Im Grunde war der moderne Tourismus in seinen wesentlichen Konturen bereits um 1900 ausformuliert, weshalb die Schlusskapitel über die Entwicklung in der Bundesrepublik und in der DDR etwas knapp ausfallen. Nach dem Ersten Weltkrieg folgte die stete Zunahme der reisenden Schichten (Angestellte, Facharbeiter) und, nach 1950, der finale Durchbruch zum Tourismus der breiten Masse (Camping, Auto, Flugreisen) – eine universale und offenbar unaufhaltsame Entwicklung.

Das Buch

Hasso Spode: „Traum Zeit Reise. Eine Geschichte des Tourismus“. BeBra Verlag, Berlin 2025. 336 Seiten, 30 Euro

Spodes Buch könnte zu einem Standardwerk der Tourismusgeschichte werden. Eine erweiterte Neuauflage sollte allerdings um zwei wichtige Kapitel ergänzt werden: Zum einen um eine Auseinandersetzung mit den wichtigsten Punkten der Tourismuskritik auch für die Gegenwart. Spodes Feststellung: „Der Tourismus ist kein Projekt der Weltverbesserung. Er soll den einen Spaß, den anderen Geld bringen“, greift zu kurz. Es bleibt die Aufgabe, sich mit der wissenschaftlichen Literatur zu den politischen, sozialen, kulturellen, ökologischen und klimatischen Folgen des heutigen Tourismus auseinanderzusetzen und dies mit den positiven Wirkungen des Tourismus kritisch zu bilanzieren.

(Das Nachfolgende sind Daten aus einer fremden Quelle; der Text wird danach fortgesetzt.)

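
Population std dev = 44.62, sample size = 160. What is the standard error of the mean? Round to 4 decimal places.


SE = sigma / sqrt(n)
sqrt(160) ≈ 12.649111
SE = 44.62 / 12.649111 ≈ 3.527521

3.5275


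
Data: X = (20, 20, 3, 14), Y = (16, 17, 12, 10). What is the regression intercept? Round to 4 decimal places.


a = ybar - b*xbar, where b = sum((xi-xbar)(yi-ybar)) / sum((xi-xbar)^2)
n = 4, xbar = 57/4 = 14.25, ybar = 55/4 = 13.75
Sxy = sum((xi-xbar)(yi-ybar)) = 52.25
Sxx = sum((xi-xbar)^2) = 192.75
b = Sxy / Sxx = 209/771 ≈ 0.271077
a = 13.75 - 0.271077 * 14.25 = 2541/257 ≈ 9.887160

9.8872


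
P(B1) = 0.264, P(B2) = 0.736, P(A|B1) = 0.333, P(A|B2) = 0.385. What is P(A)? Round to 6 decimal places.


P(A) = P(A|B1)*P(B1) + P(A|B2)*P(B2)
P(A|B1)*P(B1) = 0.333 * 0.264 = 0.087912
P(A|B2)*P(B2) = 0.385 * 0.736 = 0.28336
P(A) = 0.087912 + 0.28336 = 0.371272

0.371272


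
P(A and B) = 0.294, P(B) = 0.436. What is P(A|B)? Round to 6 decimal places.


P(A|B) = P(A and B) / P(B) = 0.294 / 0.436 = 147/218 ≈ 0.67431193

0.674312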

Dabei müssten auch die Folgen des Klimawandels, an dem der Tourismus maßgeblich beteiligt ist, berücksichtigt werden. Dass in Süditalien im Sommer inzwischen afrikanische Temperaturen gemessen werden, im Winter hingegen 90 Prozent der Pisten in den italienischen Alpen künstlich beschneit werden müssen, zeigt, welch massive Veränderungen hier im Gange sind. Gerade auch, weil die Branche neben durchaus ernst zu nehmenden Bemühungen in ihren Leitbildern und Katalogen inzwischen allzu häufig mit Begriffen wie „nachhaltig“, „umweltfreundlich“ oder „klimaneutral“ hantiert.